Born in the Philippines in 1913, Larry Dulay Itliong immigrated to the US in 1929. He worked in Alaska and California before founding the Filipino Farm Labor Union in 1956. Itliong served as the assistant director of the union that later became the UFW, and eventually as national boycott coordinator. Along with labor leaders Philip Vera Cruz and Pete Velasco, he was instrumental in getting Chavez’s NFWA to join the Delano strike. An alliance between Mexicans and Filipinos had, at first, seemed unlikely -- one initial reason the Filipino workers had gone on strike was that they were being paid thirty cents an hour less than Mexican workers. This pan-ethnic alliance later proved to be a strategy for the strike’s success, recognizing commonalities between both groups' exploitations and ultimately resulting in wage increases, medical benefits, and the establishment of services like the Pablo Agbayani Village for retired farm workers, named after a worker who had died while picketing.

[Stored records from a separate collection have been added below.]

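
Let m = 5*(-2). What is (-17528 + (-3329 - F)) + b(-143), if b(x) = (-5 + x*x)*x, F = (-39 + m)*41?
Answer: -2942340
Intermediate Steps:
m = -10
F = -2009 (F = (-39 - 10)*41 = -49*41 = -2009)
b(x) = x*(-5 + x²) (b(x) = (-5 + x²)*x = x*(-5 + x²))
(-17528 + (-3329 - F)) + b(-143) = (-17528 + (-3329 - 1*(-2009))) - 143*(-5 + (-143)²) = (-17528 + (-3329 + 2009)) - 143*(-5 + 20449) = (-17528 - 1320) - 143*20444 = -18848 - 2923492 = -2942340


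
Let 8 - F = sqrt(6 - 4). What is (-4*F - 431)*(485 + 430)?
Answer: -423645 + 3660*sqrt(2) ≈ -4.1847e+5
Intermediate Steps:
F = 8 - sqrt(2) (F = 8 - sqrt(6 - 4) = 8 - sqrt(2) ≈ 6.5858)
(-4*F - 431)*(485 + 430) = (-4*(8 - sqrt(2)) - 431)*(485 + 430) = ((-32 + 4*sqrt(2)) - 431)*915 = (-463 + 4*sqrt(2))*915 = -423645 + 3660*sqrt(2)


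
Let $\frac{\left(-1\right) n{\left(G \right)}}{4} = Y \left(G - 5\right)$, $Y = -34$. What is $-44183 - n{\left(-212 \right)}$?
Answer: $-14671$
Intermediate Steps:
$n{\left(G \right)} = -680 + 136 G$ ($n{\left(G \right)} = - 4 \left(- 34 \left(G - 5\right)\right) = - 4 \left(- 34 \left(-5 + G\right)\right) = - 4 \left(170 - 34 G\right) = -680 + 136 G$)
$-44183 - n{\left(-212 \right)} = -44183 - \left(-680 + 136 \left(-212\right)\right) = -44183 - \left(-680 - 28832\right) = -44183 - -29512 = -44183 + 29512 = -14671$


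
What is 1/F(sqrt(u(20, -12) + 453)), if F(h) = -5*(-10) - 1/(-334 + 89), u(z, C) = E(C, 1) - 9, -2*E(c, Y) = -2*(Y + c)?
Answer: 245/12251 ≈ 0.019998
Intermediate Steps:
E(c, Y) = Y + c (E(c, Y) = -(-1)*(Y + c) = -(-2*Y - 2*c)/2 = Y + c)
u(z, C) = -8 + C (u(z, C) = (1 + C) - 9 = -8 + C)
F(h) = 12251/245 (F(h) = 50 - 1/(-245) = 50 - 1*(-1/245) = 50 + 1/245 = 12251/245)
1/F(sqrt(u(20, -12) + 453)) = 1/(12251/245) = 245/12251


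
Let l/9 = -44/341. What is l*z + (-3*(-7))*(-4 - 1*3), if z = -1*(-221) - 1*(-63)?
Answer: -14781/31 ≈ -476.81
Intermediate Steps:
z = 284 (z = 221 + 63 = 284)
l = -36/31 (l = 9*(-44/341) = 9*(-44*1/341) = 9*(-4/31) = -36/31 ≈ -1.1613)
l*z + (-3*(-7))*(-4 - 1*3) = -36/31*284 + (-3*(-7))*(-4 - 1*3) = -10224/31 + 21*(-4 - 3) = -10224/31 + 21*(-7) = -10224/31 - 147 = -14781/31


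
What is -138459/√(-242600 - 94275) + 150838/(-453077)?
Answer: -150838/453077 + 138459*I*√11/1925 ≈ -0.33292 + 238.55*I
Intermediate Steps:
-138459/√(-242600 - 94275) + 150838/(-453077) = -138459*(-I*√11/1925) + 150838*(-1/453077) = -138459*(-I*√11/1925) - 150838/453077 = -(-138459)*I*√11/1925 - 150838/453077 = 138459*I*√11/1925 - 150838/453077 = -150838/453077 + 138459*I*√11/1925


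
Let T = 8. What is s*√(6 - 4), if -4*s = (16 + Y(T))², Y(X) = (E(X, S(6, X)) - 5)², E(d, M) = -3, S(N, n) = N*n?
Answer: -1600*√2 ≈ -2262.7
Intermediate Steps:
Y(X) = 64 (Y(X) = (-3 - 5)² = (-8)² = 64)
s = -1600 (s = -(16 + 64)²/4 = -¼*80² = -¼*6400 = -1600)
s*√(6 - 4) = -1600*√(6 - 4) = -1600*√2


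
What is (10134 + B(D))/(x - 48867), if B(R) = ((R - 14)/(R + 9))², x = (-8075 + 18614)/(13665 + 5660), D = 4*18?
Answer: -642484148425/3097921266198 ≈ -0.20739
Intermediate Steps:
D = 72
x = 10539/19325 ≈ 0.54536
B(R) = (-14 + R)²/(9 + R)² (B(R) = ((-14 + R)/(9 + R))² = (-14 + R)²/(9 + R)²)
(10134 + B(D))/(x - 48867) = (10134 + (-14 + 72)²/(9 + 72)²)/(10539/19325 - 48867) = (10134 + 58²/81²)/(-944344236/19325) = (10134 + 3364*(1/6561))*(-19325/944344236) = (10134 + 3364/6561)*(-19325/944344236) = (66492538/6561)*(-19325/944344236) = -642484148425/3097921266198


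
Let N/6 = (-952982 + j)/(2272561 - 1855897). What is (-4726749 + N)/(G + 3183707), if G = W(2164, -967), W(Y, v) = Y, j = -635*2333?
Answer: -36471865777/24582180636 ≈ -1.4837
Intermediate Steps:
j = -1481455
N = -270493/7716 (N = 6*((-952982 - 1481455)/(2272561 - 1855897)) = 6*(-2434437/416664) = 6*(-2434437*1/416664) = 6*(-270493/46296) = -270493/7716 ≈ -35.056)
G = 2164
(-4726749 + N)/(G + 3183707) = (-4726749 - 270493/7716)/(2164 + 3183707) = -36471865777/7716/3185871 = -36471865777/7716*1/3185871 = -36471865777/24582180636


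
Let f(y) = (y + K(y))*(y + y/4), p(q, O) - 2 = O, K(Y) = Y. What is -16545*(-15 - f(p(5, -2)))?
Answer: 248175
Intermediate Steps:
p(q, O) = 2 + O
f(y) = 5*y²/2 (f(y) = (y + y)*(y + y/4) = (2*y)*(y + y*(¼)) = (2*y)*(y + y/4) = (2*y)*(5*y/4) = 5*y²/2)
-16545*(-15 - f(p(5, -2))) = -16545*(-15 - 5*(2 - 2)²/2) = -16545*(-15 - 5*0²/2) = -16545*(-15 - 5*0/2) = -16545*(-15 - 1*0) = -16545*(-15 + 0) = -16545*(-15) = 248175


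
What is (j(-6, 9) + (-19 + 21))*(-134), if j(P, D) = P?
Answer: 536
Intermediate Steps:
(j(-6, 9) + (-19 + 21))*(-134) = (-6 + (-19 + 21))*(-134) = (-6 + 2)*(-134) = -4*(-134) = 536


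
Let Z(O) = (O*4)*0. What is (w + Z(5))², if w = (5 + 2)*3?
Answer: 441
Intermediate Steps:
Z(O) = 0 (Z(O) = (4*O)*0 = 0)
w = 21 (w = 7*3 = 21)
(w + Z(5))² = (21 + 0)² = 21² = 441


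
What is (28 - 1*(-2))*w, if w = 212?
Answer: 6360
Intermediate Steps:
(28 - 1*(-2))*w = (28 - 1*(-2))*212 = (28 + 2)*212 = 30*212 = 6360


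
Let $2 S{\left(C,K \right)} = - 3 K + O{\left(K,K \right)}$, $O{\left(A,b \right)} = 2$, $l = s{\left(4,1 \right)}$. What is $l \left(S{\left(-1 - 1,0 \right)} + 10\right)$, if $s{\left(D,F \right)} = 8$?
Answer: $88$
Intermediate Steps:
$l = 8$
$S{\left(C,K \right)} = 1 - \frac{3 K}{2}$ ($S{\left(C,K \right)} = \frac{- 3 K + 2}{2} = \frac{2 - 3 K}{2} = 1 - \frac{3 K}{2}$)
$l \left(S{\left(-1 - 1,0 \right)} + 10\right) = 8 \left(\left(1 - 0\right) + 10\right) = 8 \left(\left(1 + 0\right) + 10\right) = 8 \left(1 + 10\right) = 8 \cdot 11 = 88$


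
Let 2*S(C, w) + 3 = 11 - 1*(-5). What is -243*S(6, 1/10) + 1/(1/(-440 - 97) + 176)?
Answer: -298559175/189022 ≈ -1579.5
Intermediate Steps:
S(C, w) = 13/2 (S(C, w) = -3/2 + (11 - 1*(-5))/2 = -3/2 + (11 + 5)/2 = -3/2 + (½)*16 = -3/2 + 8 = 13/2)
-243*S(6, 1/10) + 1/(1/(-440 - 97) + 176) = -243*13/2 + 1/(1/(-440 - 97) + 176) = -3159/2 + 1/(1/(-537) + 176) = -3159/2 + 1/(-1/537 + 176) = -3159/2 + 1/(94511/537) = -3159/2 + 537/94511 = -298559175/189022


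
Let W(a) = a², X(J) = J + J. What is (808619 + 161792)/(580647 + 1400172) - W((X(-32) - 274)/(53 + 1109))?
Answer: 270998736112/668647242459 ≈ 0.40529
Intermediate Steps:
X(J) = 2*J
(808619 + 161792)/(580647 + 1400172) - W((X(-32) - 274)/(53 + 1109)) = (808619 + 161792)/(580647 + 1400172) - ((2*(-32) - 274)/(53 + 1109))² = 970411/1980819 - ((-64 - 274)/1162)² = 970411*(1/1980819) - (-338*1/1162)² = 970411/1980819 - (-169/581)² = 970411/1980819 - 1*28561/337561 = 970411/1980819 - 28561/337561 = 270998736112/668647242459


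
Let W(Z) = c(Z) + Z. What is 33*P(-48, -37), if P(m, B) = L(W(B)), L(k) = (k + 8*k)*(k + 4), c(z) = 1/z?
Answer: 497219580/1369 ≈ 3.6320e+5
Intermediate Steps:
c(z) = 1/z
W(Z) = Z + 1/Z (W(Z) = 1/Z + Z = Z + 1/Z)
L(k) = 9*k*(4 + k) (L(k) = (9*k)*(4 + k) = 9*k*(4 + k))
P(m, B) = 9*(B + 1/B)*(4 + B + 1/B) (P(m, B) = 9*(B + 1/B)*(4 + (B + 1/B)) = 9*(B + 1/B)*(4 + B + 1/B))
33*P(-48, -37) = 33*(9*(1 + (-37)²)*(1 + (-37)² + 4*(-37))/(-37)²) = 33*(9*(1/1369)*(1 + 1369)*(1 + 1369 - 148)) = 33*(9*(1/1369)*1370*1222) = 33*(15067260/1369) = 497219580/1369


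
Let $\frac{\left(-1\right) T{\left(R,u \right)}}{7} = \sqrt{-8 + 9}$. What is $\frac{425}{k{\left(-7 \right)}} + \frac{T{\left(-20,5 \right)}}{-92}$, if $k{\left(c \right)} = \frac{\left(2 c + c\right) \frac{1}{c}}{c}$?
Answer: $- \frac{273679}{276} \approx -991.59$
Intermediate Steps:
$T{\left(R,u \right)} = -7$ ($T{\left(R,u \right)} = - 7 \sqrt{-8 + 9} = - 7 \sqrt{1} = \left(-7\right) 1 = -7$)
$k{\left(c \right)} = \frac{3}{c}$ ($k{\left(c \right)} = \frac{3 c \frac{1}{c}}{c} = \frac{3}{c}$)
$\frac{425}{k{\left(-7 \right)}} + \frac{T{\left(-20,5 \right)}}{-92} = \frac{425}{3 \frac{1}{-7}} - \frac{7}{-92} = \frac{425}{3 \left(- \frac{1}{7}\right)} - - \frac{7}{92} = \frac{425}{- \frac{3}{7}} + \frac{7}{92} = 425 \left(- \frac{7}{3}\right) + \frac{7}{92} = - \frac{2975}{3} + \frac{7}{92} = - \frac{273679}{276}$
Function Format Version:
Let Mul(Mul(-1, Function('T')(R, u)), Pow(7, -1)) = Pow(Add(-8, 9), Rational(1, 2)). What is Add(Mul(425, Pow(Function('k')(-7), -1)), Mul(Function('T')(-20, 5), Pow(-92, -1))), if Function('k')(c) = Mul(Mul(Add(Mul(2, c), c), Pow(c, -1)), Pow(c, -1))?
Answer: Rational(-273679, 276) ≈ -991.59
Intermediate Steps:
Function('T')(R, u) = -7 (Function('T')(R, u) = Mul(-7, Pow(Add(-8, 9), Rational(1, 2))) = Mul(-7, Pow(1, Rational(1, 2))) = Mul(-7, 1) = -7)
Function('k')(c) = Mul(3, Pow(c, -1)) (Function('k')(c) = Mul(Mul(Mul(3, c), Pow(c, -1)), Pow(c, -1)) = Mul(3, Pow(c, -1)))
Add(Mul(425, Pow(Function('k')(-7), -1)), Mul(Function('T')(-20, 5), Pow(-92, -1))) = Add(Mul(425, Pow(Mul(3, Pow(-7, -1)), -1)), Mul(-7, Pow(-92, -1))) = Add(Mul(425, Pow(Mul(3, Rational(-1, 7)), -1)), Mul(-7, Rational(-1, 92))) = Add(Mul(425, Pow(Rational(-3, 7), -1)), Rational(7, 92)) = Add(Mul(425, Rational(-7, 3)), Rational(7, 92)) = Add(Rational(-2975, 3), Rational(7, 92)) = Rational(-273679, 276)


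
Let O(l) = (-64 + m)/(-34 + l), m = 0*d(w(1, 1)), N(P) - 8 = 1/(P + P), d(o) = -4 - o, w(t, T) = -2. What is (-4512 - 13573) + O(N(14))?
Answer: -13146003/727 ≈ -18083.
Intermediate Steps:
N(P) = 8 + 1/(2*P) (N(P) = 8 + 1/(P + P) = 8 + 1/(2*P))
m = 0 (m = 0*(-4 - 1*(-2)) = 0*(-4 + 2) = 0*(-2) = 0)
O(l) = -64/(-34 + l) (O(l) = (-64 + 0)/(-34 + l) = -64/(-34 + l))
(-4512 - 13573) + O(N(14)) = (-4512 - 13573) - 64/(-34 + (8 + (½)/14)) = -18085 - 64/(-34 + (8 + (½)*(1/14))) = -18085 - 64/(-34 + (8 + 1/28)) = -18085 - 64/(-34 + 225/28) = -18085 - 64/(-727/28) = -18085 - 64*(-28/727) = -18085 + 1792/727 = -13146003/727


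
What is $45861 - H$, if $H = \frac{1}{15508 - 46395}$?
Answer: $\frac{1416508708}{30887} \approx 45861.0$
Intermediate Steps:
$H = - \frac{1}{30887}$ ($H = \frac{1}{-30887} = - \frac{1}{30887} \approx -3.2376 \cdot 10^{-5}$)
$45861 - H = 45861 - - \frac{1}{30887} = 45861 + \frac{1}{30887} = \frac{1416508708}{30887}$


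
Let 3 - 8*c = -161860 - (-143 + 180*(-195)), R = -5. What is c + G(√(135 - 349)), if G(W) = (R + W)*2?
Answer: 31635/2 + 2*I*√214 ≈ 15818.0 + 29.257*I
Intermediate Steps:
c = 31655/2 (c = 3/8 - (-161860 - (-143 + 180*(-195)))/8 = 3/8 - (-161860 - (-143 - 35100))/8 = 3/8 - (-161860 - 1*(-35243))/8 = 3/8 - (-161860 + 35243)/8 = 3/8 - ⅛*(-126617) = 3/8 + 126617/8 = 31655/2 ≈ 15828.)
G(W) = -10 + 2*W (G(W) = (-5 + W)*2 = -10 + 2*W)
c + G(√(135 - 349)) = 31655/2 + (-10 + 2*√(135 - 349)) = 31655/2 + (-10 + 2*√(-214)) = 31655/2 + (-10 + 2*(I*√214)) = 31655/2 + (-10 + 2*I*√214) = 31635/2 + 2*I*√214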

After the Delano Grape Strike, Itliong resigned from the union and became the president of the Filipino American Political Alliance, the first national political Fil-Am organization and a crucial alliance between Filipino professionals and laborers that grew out of the strike. Itliong died in 1977 at the age of 63, leaving behind his wife and seven children. Cesar Chavez spoke at his funeral and called him "a true pioneer in the farm workers movement."

Chavez remains a household name, while Itliong and other Filipino leaders are widely unknown. Yet Filipino farm workers had toiled in the lettuce and asaparagus fields of California for decades, migrating north during the winters to work in Alaska's canneries. They weren’t new to organizing in 1965, either, having been striking and working in farm fields since the 1920s and even maintaining a reputation as being militant and demanding.

History rewrites itself, though, and despite evidence to the contrary, Asian Americans are still falsely perceived as being passive and politically docile. How can we counteract historical amnesia?




It's sad no one really gives the Filipino's any credit when it was Philip Vera Cruz who helped Chavez grow popular.
Great post. Much as I like to pride myself on my Filipino American history, I had no idea about the Filipino power behind the movement.
Interesting piece of history in this piece.